Wirtschaft

Folge von Gesetzesänderung Zahl der Privatinsolvenzen fast verdoppelt

Die Befreiung von den Restschulden erfolgt neuerdings nach drei Jahren. Deshalb haben viele Schuldner die Privatinsolvenz hinausgezögert.

Die Befreiung von den Restschulden erfolgt neuerdings nach drei Jahren. Deshalb haben viele Schuldner die Privatinsolvenz hinausgezögert.

(Foto: picture alliance/dpa/dpa-Zentralbild)

Im Vergleich zum Vorjahr gehen 2021 nahezu doppelt so viele Menschen finanziell in die Knie - insgesamt knapp 110.000 melden Privatinsolvenz an. Grund für den sprunghaften Anstieg ist eine Gesetzesänderung. Aber auch die Pandemie hinterlässt ihre Spuren.

Die Zahl der Privatpleiten in Deutschland ist erstmals seit zehn Jahren wieder gestiegen und hat sich 2021 nahezu verdoppelt. Nach Daten der Wirtschaftsauskunftei CRIF gab es 109.031 Privatinsolvenzen, 93,6 Prozent mehr als 2020. CRIF-Geschäftsführer Frank Schlein führte dies vor allem auf eine Gesetzesänderung zurück, die viele Betroffene abgewartet hätten. In diesem Jahr werden nach seiner Einschätzung vor allem die wirtschaftlichen Folgen der Pandemie viele Verbraucher in Bedrängnis bringen. CRIF hält daher bis zu 110.000 Privatpleiten für möglich.

Viele Menschen, die Einkommenseinbußen durch Arbeitslosigkeit oder Kurzarbeit erlitten hätten, hätten versucht, mit eigenen Rücklagen oder privat geliehenem Geld durchzuhalten. "Die finanziellen Reserven vieler Betroffener sind aufgebraucht. Dazu kommen die stetig steigenden Miet- und Energiepreise", sagte Schlein. "Daher gehen wir auch 2022 von weiter hohen Privatinsolvenzzahlen aus."
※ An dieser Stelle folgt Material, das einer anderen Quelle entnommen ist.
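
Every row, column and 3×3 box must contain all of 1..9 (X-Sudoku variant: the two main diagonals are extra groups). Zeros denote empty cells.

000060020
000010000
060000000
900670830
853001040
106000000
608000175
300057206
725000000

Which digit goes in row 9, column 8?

8

row 4, column 2 = 4: row 4 has {3,6,7,8,9}; col 2 has {2,5,6}; box has {1,3,5,6,8,9} → only 4 remains.
row 4, column 3 = 2: row 4 has {3,4,6,7,8,9}; col 3 has {3,5,6,8}; box has {1,3,4,5,6,8,9} → only 2 remains.
row 4, column 6 = 5: row 4 has {2,3,4,6,7,8,9}; col 6 has {1,7}; box has {1,6,7}; anti-diagonal has {7,8} → only 5 remains.
row 4, column 9 = 1: row 4 has {2,3,4,5,6,7,8,9}; col 9 has {5,6}; box has {3,4,8} → only 1 remains.
row 6, column 2 = 7: row 6 has {1,6}; col 2 has {2,4,5,6}; box has {1,2,3,4,5,6,8,9} → only 7 remains.
row 7, column 2 = 9: row 7 has {1,5,6,7,8}; col 2 has {2,4,5,6,7}; box has {2,3,5,6,7,8} → only 9 remains.
row 8, column 2 = 1: row 8 has {2,3,5,6,7}; col 2 has {2,4,5,6,7,9}; box has {2,3,5,6,7,8,9}; anti-diagonal has {5,7,8} → only 1 remains.
row 8, column 3 = 4: row 8 has {1,2,3,5,6,7}; col 3 has {2,3,5,6,8}; box has {1,2,3,5,6,7,8,9} → only 4 remains.
row 1, column 3 = 1: in row 1, 1 can only go here (every other open cell in that row sees a 1).
row 3, column 8 = 1: in row 3, 1 can only go here (every other open cell in that row sees a 1).
row 5, column 7 = 6: in row 5, 6 can only go here (every other open cell in that row sees a 6).
row 2, column 8 = 6: in row 2, 6 can only go here (every other open cell in that row sees a 6).
row 5, column 9 = 7: in row 5, 7 can only go here (every other open cell in that row sees a 7).
row 9, column 4 = 1: in row 9, 1 can only go here (every other open cell in that row sees a 1).
row 9, column 6 = 6: in row 9, 6 can only go here (every other open cell in that row sees a 6).
row 6, column 8 = 5: in column 8, 5 can only go here (every other open cell in that column sees a 5).
row 6, column 7 = 9: row 6 has {1,5,6,7}; col 7 has {1,2,6,8}; box has {1,3,4,5,6,7,8} → only 9 remains.
row 6, column 9 = 2: row 6 has {1,5,6,7,9}; col 9 has {1,5,6,7}; box has {1,3,4,5,6,7,8,9} → only 2 remains.
row 5, column 5 = 2: in main diagonal, 2 can only go here (every other open cell in that diagonal sees a 2).
row 1, column 1 = 5: in main diagonal, 5 can only go here (every other open cell in that diagonal sees a 5).
row 3, column 3 = 7: in main diagonal, 7 can only go here (every other open cell in that diagonal sees a 7).
row 2, column 3 = 9: row 2 has {1,6}; col 3 has {1,2,3,4,5,6,7,8}; box has {1,5,6,7} → only 9 remains.
row 5, column 4 = 9: row 5 has {1,2,3,4,5,6,7,8}; col 4 has {1,6}; box has {1,2,5,6,7} → only 9 remains.
row 8, column 4 = 8: row 8 has {1,2,3,4,5,6,7}; col 4 has {1,6,9}; box has {1,5,6,7} → only 8 remains.
row 8, column 8 = 9: row 8 has {1,2,3,4,5,6,7,8}; col 8 has {1,2,3,4,5,6,7}; box has {1,2,5,6,7}; main diagonal has {1,2,5,6,7} → only 9 remains.
row 9, column 8 = 8: row 9 has {1,2,5,6,7}; col 8 has {1,2,3,4,5,6,7,9}; box has {1,2,5,6,7,9} → only 8 remains.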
Im vergangenen Jahr spielte nach seinen Angaben vor allem eine Gesetzesänderung eine Rolle, wonach Verbraucher einfacher nach drei statt wie bisher nach sechs Jahren von ihren Restschulden befreit werden können. "Die Betroffenen wollten ... die angekündigte Reduzierung der Laufzeit des Verfahrens von sechs auf drei Jahre nutzen und stellten den Antrag folglich erst im Jahr 2021", erläuterte Schlein.

Bremen am stärksten betroffen

Auch die wirtschaftlichen Folgen der Corona-Pandemie hinterließen den Angaben zufolge erste Spuren. Bei vielen Arbeitnehmern und Selbstständigen, die während der Pandemie ihre Arbeit ganz oder teilweise verloren hätten, seien finanzielle Polster irgendwann aufgebraucht gewesen. Ohne milliardenschwere Hilfspakete des Staates hätte es wahrscheinlich noch mehr Privatinsolvenzen gegeben, vermutet die Auskunftei.

Steigende Zahlen wurden den Angaben zufolge im vergangenen Jahr in allen Bundesländern verzeichnet. In sieben Ländern haben sich die Privatinsolvenzen im Vergleich zum Vorjahr sogar mehr als verdoppelt. Allen voran in Hamburg (plus 135 Prozent) und Mecklenburg-Vorpommern (plus 132,2 Prozent). Den geringsten Anstieg gab es in Sachsen-Anhalt mit einem Plus von 39 Prozent.

Gemessen an der Zahl der Einwohner war Bremen am stärksten betroffen mit 247 Privatinsolvenzen je 100.000 Einwohner. Es folgten Niedersachsen mit 180 und Hamburg mit 172 Insolvenzfällen je 100.000 Einwohner. Am geringsten waren die Zahlen in Bayern (86), Baden-Württemberg (99) und Thüringen (109). Absolut gesehen standen die Flächenländer Nordrhein-Westfalen (27.263), Niedersachsen (14.384) und Bayern (11.345) an der Spitze der Insolvenzstatistik.